A tiny, small, minuscule part of me wonders if Tate might be different from his dirty, cheap-shot hitting father. But I can’t take the risk he might be everything his father is.

And no amount of staring into Tate’s gray-green eyes could take away the pain his family has caused mine. I know I’m blaming him for the sins of his father, guilt by association, but I can’t extract one from the other. I can’t.

I can’t kiss the son while the father destroyed not only my father, but my whole fucking world.

Dad says something that makes me pause.

“Wait, what? Go back.”

He chuckles. “I said I got a job. A janitor at Mercy. It’s not statistician extraordinaire, but it’s a start, right?”

Pride swells in my chest, and tears trickle down my cheeks as I nod even though he can’t see me. “It’s definitely a start, Dad. Congratulations. I’m very proud of you.”

It’s been a long and painful road for him, for all of us, but mostly him. He lost his career, his livelihood, his identity, then his house, his family, and his sobriety all over the course of a few years. He’s the strongest man I know.

And despite our complicated relationship, I truly am proud of him, and in awe of his perseverance, strength, and tenacity. It got dark there for a while. Again, for all of us, but him more thanthe rest. If I’d been in his shoes, I’m not sure I’d have found a way out the other side.

We chat for a little bit. Our conversation still feels kind of stilted, forced sometimes, and I’m not sure what I’m supposed to talk to him about. We’re in two different worlds, in two different spheres, and we spent so much time apart I’m not sure how I’m supposed to talk to him anymore.

But I’m trying. We talk about Oliver, my cousin Karlya—her mom eloped to Vegas and got remarried for the third time, and Dad’s parents’ ailing health.

“How’s school?”

Loud. Exhausting. And your arch enemy’s son lives next door to me, and oh yeah, a year ago I had my tongue down his throat at a Halloween party, my bad.

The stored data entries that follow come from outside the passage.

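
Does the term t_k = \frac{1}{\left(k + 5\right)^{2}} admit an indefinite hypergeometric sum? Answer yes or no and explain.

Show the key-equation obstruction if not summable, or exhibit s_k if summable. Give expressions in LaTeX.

No — t_k has no hypergeometric antidifference.

The ratio is (k + 5)**2/(k + 6)**2.
So A=k**2 + 10*k + 25 and B=k**2 + 12*k + 36, with C=1.
Need (k**2 + 10*k + 25)·f(k+1) − (k**2 + 10*k + 25)·f(k) = 1.
deg f ≤ 0 (via 2,2,0).
f = c0 ⇒ A·f(k+1) − B(k−1)·f(k) − C = -1. The system {-1 = 0} is inconsistent; no antidifference.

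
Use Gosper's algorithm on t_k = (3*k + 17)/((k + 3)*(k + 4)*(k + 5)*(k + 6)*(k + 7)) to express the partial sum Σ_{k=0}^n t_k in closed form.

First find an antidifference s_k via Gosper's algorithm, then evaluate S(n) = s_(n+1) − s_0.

r(k) = (k + 3)*(3*k + 20)/((k + 8)*(3*k + 17)) after simplifying.
Gosper form: A/B · C(k+1)/C(k) with A=k + 3, B=k + 8, C=k + 17/3.
Need (k + 3)·f(k+1) − (k + 7)·f(k) = k + 17/3.
d = 4 from the (1,1,1) case.
Match coefficients ⇒ f(k) = k*(k + 5)*(k**2 + 13*k + 54)/216.
Certificate R = B(k−1)f/C = k*(k + 5)*(k + 7)*(k**2 + 13*k + 54)/(72*(3*k + 17)) gives s_k = k*(k**2 + 13*k + 54)/(72*(k**3 + 13*k**2 + 54*k + 72)).
s_(k+1) − s_k = (3*k + 17)/(k**5 + 25*k**4 + 245*k**3 + 1175*k**2 + 2754*k + 2520) = t_k.
Evaluate: s_(n+1) = (n**3 + 16*n**2 + 83*n + 68)/(72*(n**3 + 16*n**2 + 83*n + 140)); subtract s_(0) = 0 ⇒ S(n) = (n**3 + 16*n**2 + 83*n + 68)/(72*(n**3 + 16*n**2 + 83*n + 140)).

S(n) = (n**3 + 16*n**2 + 83*n + 68)/(72*(n**3 + 16*n**2 + 83*n + 140))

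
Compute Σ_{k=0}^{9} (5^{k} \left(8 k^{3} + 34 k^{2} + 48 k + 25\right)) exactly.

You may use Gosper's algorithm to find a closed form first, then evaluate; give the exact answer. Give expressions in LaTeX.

Compute t_(k+1)/t_k: get 5*(8*k**3 + 58*k**2 + 140*k + 115)/(8*k**3 + 34*k**2 + 48*k + 25).
Gosper form: A/B · C(k+1)/C(k) with A=5, B=1, C=k**3 + 17*k**2/4 + 6*k + 25/8.
Set up (5)·f(k+1) − (1)·f(k) − (k**3 + 17*k**2/4 + 6*k + 25/8) = 0.
d = 3 from the (0,0,3) case.
Solving with deg f ≤ 3: f(k) = k*(2*k**2 + k + 2)/8.
Then R = B(k−1)f/C = k*(2*k**2 + k + 2)/(8*k**3 + 34*k**2 + 48*k + 25), so s_k = R(k)·t_k = 5**k*k*(2*k**2 + k + 2).
Verify: 5**k*(8*k**3 + 34*k**2 + 48*k + 25) matches t_k.
Telescoping: Σ = s_(10) − s_(0) = 20703125000 − (0) = 20703125000.

Σ = 20703125000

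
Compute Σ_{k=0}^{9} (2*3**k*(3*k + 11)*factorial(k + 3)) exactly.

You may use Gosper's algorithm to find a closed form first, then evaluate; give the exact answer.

Σ = 735398702438388

Compute t_(k+1)/t_k: get 3*(k + 4)*(3*k + 14)/(3*k + 11).
Factor: A=3*k + 12; B=1; C=k + 11/3.
Set up (3*k + 12)·f(k+1) − (1)·f(k) − (k + 11/3) = 0.
Degrees (1,0,1) ⇒ d ≤ 0.
A polynomial solution: f(k) = 1/3.
Certificate R = B(k−1)f/C = 1/(3*k + 11) gives s_k = 2*3**k*factorial(k + 3).
Check: Δs_k = 2*3**k*(3*k + 11)*factorial(k + 3). ✓
Σ_(k=0)^(9) t_k = s_(10) − s_(0) = 735398702438400 − (12) = 735398702438388.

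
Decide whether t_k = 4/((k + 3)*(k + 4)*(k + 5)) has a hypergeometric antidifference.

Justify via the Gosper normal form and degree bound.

The ratio is (k + 3)/(k + 6).
Normal form (A,B,C) = (k + 3, k + 6, 1).
Solve (k + 3)·f(k+1) − (k + 5)·f(k) = 1.
d = 2 from the (1,1,0) case.
Coefficient equations give f(k) = k*(k + 7)/24.
So s_k = (B(k−1)f/C)·t_k = (k*(k + 5)*(k + 7)/24)·t_k = k*(k + 7)/(6*(k + 3)*(k + 4)).
Check: Δs_k = 4/(k**3 + 12*k**2 + 47*k + 60). ✓

Yes. s_k = k*(k + 7)/(6*(k + 3)*(k + 4)).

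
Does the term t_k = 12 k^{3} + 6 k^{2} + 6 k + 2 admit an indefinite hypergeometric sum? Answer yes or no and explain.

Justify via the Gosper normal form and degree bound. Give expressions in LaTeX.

The ratio is (6*k**3 + 21*k**2 + 27*k + 13)/(6*k**3 + 3*k**2 + 3*k + 1).
So A=1 and B=1, with C=k**3 + k**2/2 + k/2 + 1/6.
Set up (1)·f(k+1) − (1)·f(k) − (k**3 + k**2/2 + k/2 + 1/6) = 0.
deg f ≤ 4 (via 0,0,3).
Solve for f: f(k) = k**2*(3*k**2 - 4*k + 3)/12 (degree 4 ≤ 4).
So s_k = (B(k−1)f/C)·t_k = (k**2*(3*k**2 - 4*k + 3)/(2*(6*k**3 + 3*k**2 + 3*k + 1)))·t_k = k**2*(3*k**2 - 4*k + 3).
s_(k+1) − s_k = 12*k**3 + 6*k**2 + 6*k + 2 = t_k.

Yes. s_k = k^{2} \left(3 k^{2} - 4 k + 3\right).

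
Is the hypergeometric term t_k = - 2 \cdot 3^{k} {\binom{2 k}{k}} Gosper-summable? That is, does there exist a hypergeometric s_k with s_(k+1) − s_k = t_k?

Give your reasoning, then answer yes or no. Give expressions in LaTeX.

The ratio is 6*(2*k + 1)/(k + 1).
A = 12*k + 6, B = k + 1, C = 1.
Need (12*k + 6)·f(k+1) − (k)·f(k) = 1.
Degrees (1,1,0) ⇒ d ≤ -1.
deg f ≤ -1 is impossible — no certificate.

No — negative degree bound, so no certificate f.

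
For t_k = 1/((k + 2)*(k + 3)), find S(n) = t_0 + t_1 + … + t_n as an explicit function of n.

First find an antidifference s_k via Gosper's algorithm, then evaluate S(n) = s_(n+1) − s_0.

Step 1: r(k) = (k + 2)/(k + 4).
Gosper form: A/B · C(k+1)/C(k) with A=k + 2, B=k + 4, C=1.
Need (k + 2)·f(k+1) − (k + 3)·f(k) = 1.
Bound: deg f ≤ 1.
Solving with deg f ≤ 1: f(k) = k/2.
So s_k = (B(k−1)f/C)·t_k = (k*(k + 3)/2)·t_k = k/(2*(k + 2)).
s_(k+1) − s_k = 1/(k**2 + 5*k + 6) = t_k.
Evaluate: s_(n+1) = (n + 1)/(2*(n + 3)); subtract s_(0) = 0 ⇒ S(n) = (n + 1)/(2*(n + 3)).

S(n) = (n + 1)/(2*(n + 3))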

Yeah. No. That’s not going to go down well at all. So I simply go with, “Fine. Good. I mean, I’m acing statistics.”

In a former life he was going to be a statistician before he chose to play professional hockey. He majored in math with a minor in computer science, so, while it’s not my favorite, he can relate to my flare for numbers. It runs in the family. Oli’s a wicked math nerd too.

“You get that from your old man.” The pride in his voice makes my eyes fill with tears all over again.

“How’s your psych class? Enjoying that any more than you were?”

“I think I’ve found my stride. I’m not flunking it anymore anyway.” Which is a relief, because having a blemish on my excellent academic record has been something of a pain point for me recently.

“Good. That’s my girl.”

There’s a long pause. He swallows. “Got any plans for the weekend?”

I never tell him that I still go to watch hockey games without him. That’s something he and Oliver do together when Oli’s in town from Wisconsin, something I’m never invited to participate in, something I don’t feel like I can insert myself into.